The second approach is based on estimation of an earnings function in which a measure of earnings is regressed on years of completed schooling (or highest level of educational attainment), years of labour market experience, and additional variables that control for other influences on earnings. This earnings function approach is widely used because it readily provides estimates of the rate of return to education, as well as yielding insights into the relative magnitudes of other influences on earnings.

The strong positive relationship between education and earnings is one of the most well established relationships in social science. Many social scientists have, however, been reluctant to interpret this correlation as evidence that education exerts a causal effect on earnings. According to human capital theory, schooling raises earnings because it enhances workers' skills, thus making employees more productive and more valuable to employers. However, as discussed previously, the positive relationship between earnings and schooling could arise because both education and earnings are correlated with unobserved factors such as ability, perseverance, and ambition (hereafter simply referred to as “ability”). If there are systematic differences between the less-educated and the well-educated that affect both schooling decisions and labour market success, then the correlation between education and earnings may reflect these other factors as well. According to signalling/screening theory, such differences could arise if employers use education as a signal of unobserved productivity-related factors such as ability or perseverance.
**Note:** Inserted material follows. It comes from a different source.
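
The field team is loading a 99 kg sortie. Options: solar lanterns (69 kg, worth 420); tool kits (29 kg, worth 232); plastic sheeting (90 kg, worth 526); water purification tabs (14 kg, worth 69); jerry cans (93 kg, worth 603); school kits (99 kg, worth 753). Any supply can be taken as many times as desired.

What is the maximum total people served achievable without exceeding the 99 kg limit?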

In these circumstances, standard estimates of the return to schooling are likely to be biased upwards because they do not take into account unobserved “ability”. More generally, those with greater ability or motivation may be more likely to be successful, even in the absence of additional education. That is, the Correlation that exists between earnings and education, after controlling for other observed influences on earnings, may reflect the contribution of unobserved influences rather than a causal impact of education on earnings. This “omitted ability bias” issue is of fundamental importance not only for the question of how we should interpret the positive relationship between earnings and schooling, but also for the emphasis that should be placed on education in public policies. The marginal return—the impact of additional schooling for someone with low levels of education—may be substantially below the average return. In these circumstances, education may not be very effective in improving the employment or earnings prospects of relatively disadvantaged groups.